Ao começar convém sempre um certo historial, uma introdução, e o explicar do “porquê?” de tudo isto. Sendo assim, há bastante tempo que alguém me falou sobre eventualmente eu criar uma pequena cultura de plantas aromáticas em casa, para qualquer eventualidade, nomeadamente temperos frescos, ainda para mais gostando eu especialmente de massas. Também por causa de ter à mão, e frescos, os elementos para os tão às vezes necessários, relaxantes ou medicinalmente aconselháveis chás. Mas na altura a ideia não se desenvolveu…

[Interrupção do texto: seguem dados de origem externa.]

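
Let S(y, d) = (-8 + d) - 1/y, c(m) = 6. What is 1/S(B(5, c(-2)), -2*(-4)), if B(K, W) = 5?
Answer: -5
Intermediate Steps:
S(y, d) = -8 + d - 1/y
1/S(B(5, c(-2)), -2*(-4)) = 1/(-8 - 2*(-4) - 1/5) = 1/(-8 + 8 - 1*⅕) = 1/(-8 + 8 - ⅕) = 1/(-⅕) = -5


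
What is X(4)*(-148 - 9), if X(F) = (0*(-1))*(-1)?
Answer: 0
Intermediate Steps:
X(F) = 0 (X(F) = 0*(-1) = 0)
X(4)*(-148 - 9) = 0*(-148 - 9) = 0*(-157) = 0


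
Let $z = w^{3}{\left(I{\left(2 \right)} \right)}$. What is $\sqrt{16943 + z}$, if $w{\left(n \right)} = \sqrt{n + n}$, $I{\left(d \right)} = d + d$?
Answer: $\sqrt{16943 + 16 \sqrt{2}} \approx 130.25$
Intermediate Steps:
$I{\left(d \right)} = 2 d$
$w{\left(n \right)} = \sqrt{2} \sqrt{n}$ ($w{\left(n \right)} = \sqrt{2 n} = \sqrt{2} \sqrt{n}$)
$z = 16 \sqrt{2}$ ($z = \left(\sqrt{2} \sqrt{2 \cdot 2}\right)^{3} = \left(\sqrt{2} \sqrt{4}\right)^{3} = \left(\sqrt{2} \cdot 2\right)^{3} = \left(2 \sqrt{2}\right)^{3} = 16 \sqrt{2} \approx 22.627$)
$\sqrt{16943 + z} = \sqrt{16943 + 16 \sqrt{2}}$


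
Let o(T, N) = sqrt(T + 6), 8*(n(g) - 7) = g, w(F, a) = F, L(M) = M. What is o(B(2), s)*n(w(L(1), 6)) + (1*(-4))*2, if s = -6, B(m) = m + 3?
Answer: -8 + 57*sqrt(11)/8 ≈ 15.631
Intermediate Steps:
B(m) = 3 + m
n(g) = 7 + g/8
o(T, N) = sqrt(6 + T)
o(B(2), s)*n(w(L(1), 6)) + (1*(-4))*2 = sqrt(6 + (3 + 2))*(7 + (1/8)*1) + (1*(-4))*2 = sqrt(6 + 5)*(7 + 1/8) - 4*2 = sqrt(11)*(57/8) - 8 = 57*sqrt(11)/8 - 8 = -8 + 57*sqrt(11)/8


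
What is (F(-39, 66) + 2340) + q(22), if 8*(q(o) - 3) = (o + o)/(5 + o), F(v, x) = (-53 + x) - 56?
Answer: 124211/54 ≈ 2300.2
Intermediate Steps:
F(v, x) = -109 + x
q(o) = 3 + o/(4*(5 + o)) (q(o) = 3 + ((o + o)/(5 + o))/8 = 3 + ((2*o)/(5 + o))/8 = 3 + (2*o/(5 + o))/8 = 3 + o/(4*(5 + o)))
(F(-39, 66) + 2340) + q(22) = ((-109 + 66) + 2340) + (60 + 13*22)/(4*(5 + 22)) = (-43 + 2340) + (¼)*(60 + 286)/27 = 2297 + (¼)*(1/27)*346 = 2297 + 173/54 = 124211/54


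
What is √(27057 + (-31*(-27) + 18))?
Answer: 2*√6978 ≈ 167.07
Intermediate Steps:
√(27057 + (-31*(-27) + 18)) = √(27057 + (837 + 18)) = √(27057 + 855) = √27912 = 2*√6978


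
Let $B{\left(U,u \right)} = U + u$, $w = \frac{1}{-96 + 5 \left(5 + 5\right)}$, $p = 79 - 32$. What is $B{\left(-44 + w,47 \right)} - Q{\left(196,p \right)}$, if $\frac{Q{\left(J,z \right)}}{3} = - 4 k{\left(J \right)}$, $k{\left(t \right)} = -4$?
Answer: $- \frac{2071}{46} \approx -45.022$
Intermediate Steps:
$p = 47$
$w = - \frac{1}{46}$ ($w = \frac{1}{-96 + 5 \cdot 10} = \frac{1}{-96 + 50} = \frac{1}{-46} = - \frac{1}{46} \approx -0.021739$)
$Q{\left(J,z \right)} = 48$ ($Q{\left(J,z \right)} = 3 \left(\left(-4\right) \left(-4\right)\right) = 3 \cdot 16 = 48$)
$B{\left(-44 + w,47 \right)} - Q{\left(196,p \right)} = \left(\left(-44 - \frac{1}{46}\right) + 47\right) - 48 = \left(- \frac{2025}{46} + 47\right) - 48 = \frac{137}{46} - 48 = - \frac{2071}{46}$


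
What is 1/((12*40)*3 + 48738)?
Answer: 1/50178 ≈ 1.9929e-5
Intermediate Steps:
1/((12*40)*3 + 48738) = 1/(480*3 + 48738) = 1/(1440 + 48738) = 1/50178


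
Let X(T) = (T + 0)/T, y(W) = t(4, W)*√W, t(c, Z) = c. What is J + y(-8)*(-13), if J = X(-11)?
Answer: 1 - 104*I*√2 ≈ 1.0 - 147.08*I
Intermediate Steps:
y(W) = 4*√W
X(T) = 1 (X(T) = T/T = 1)
J = 1
J + y(-8)*(-13) = 1 + (4*√(-8))*(-13) = 1 + (4*(2*I*√2))*(-13) = 1 + (8*I*√2)*(-13) = 1 - 104*I*√2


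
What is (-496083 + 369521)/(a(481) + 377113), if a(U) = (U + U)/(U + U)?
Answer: -63281/188557 ≈ -0.33561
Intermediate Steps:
a(U) = 1 (a(U) = (2*U)/((2*U)) = (2*U)*(1/(2*U)) = 1)
(-496083 + 369521)/(a(481) + 377113) = (-496083 + 369521)/(1 + 377113) = -126562/377114 = -126562*1/377114 = -63281/188557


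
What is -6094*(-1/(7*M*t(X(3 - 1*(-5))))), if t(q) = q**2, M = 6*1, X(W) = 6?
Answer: 3047/756 ≈ 4.0304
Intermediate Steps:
M = 6
-6094*(-1/(7*M*t(X(3 - 1*(-5))))) = -6094/(-7*6*6**2) = -6094/((-42*36)) = -6094/(-1512) = -6094*(-1/1512) = 3047/756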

Não foi por falta de mérito de quem me deu e insistiu na ideia (sim Peter, estou a falar de ti), mas por clara e evidente preguiça minha, ainda para mais não sendo eu um particular interessado ou adepto de botânicas e afins. Entretanto boas ideias (admito!) como esta têm a mania de ressurgir, qual destino por cumprir e que voltam à nossa vida para se realizar. Falando com o José Rui, por causa do seu blog e de me ter convidado a nele participar, ele lançou de novo a ideia, de mostrar às pessoas como é possível cultivar em casa, mesmo num apartamento, com ou sem varandas, enquanto eu sorria e pensava: “Onde é que eu já ouvi isto!?”. “Ruminei” a ideia, explorei mentalmente as hipóteses, estudei as chances e esquematizei um plano de acção… mas tudo ficou no meu cérebro, até ao fatídico dia 15 de Março de 2006. Eis senão, quando ao acordar, nesse pré-primaveril dia e ao verificar o meu correio, descubro algo que me despertou o interesse. Um catálogo, como muitas vezes recebo, de uma companhia de vendas por correio, o “La Redoute”, no entanto não sendo este um catálogo qualquer de roupas e afins… era sim “O” catálogo. Um catálogo primaveril, cheio de ideias para o que aí vem, com coisas para a casa e mais que isso, para o jardim, ou para criar um jardim ou horta, ou nem isso: para criar num pequeno espaço em casa, um pequeno canto de verde. E foi aí que clicou o botão de acção em mim, foi aí que percebi que melhor que aquilo não se poderia pedir, e já não havia hipótese de desculpas com o muito trabalho e do não ter tempo para comprar algumas coisas, entre outras… Tanto “click” fez, que de facto iniciei esta aventura de “Horticultor Urbano Amador”… Depois de dialogar com o José Rui, de lhe mostrar o catálogo e pensar um bocadinho, e em menos de 24 horas, lá fiz a encomenda de uma série de material para me iniciar na aventura. E que mais se pode querer ou pedir quando até vêm entregar as coisas todas a casa?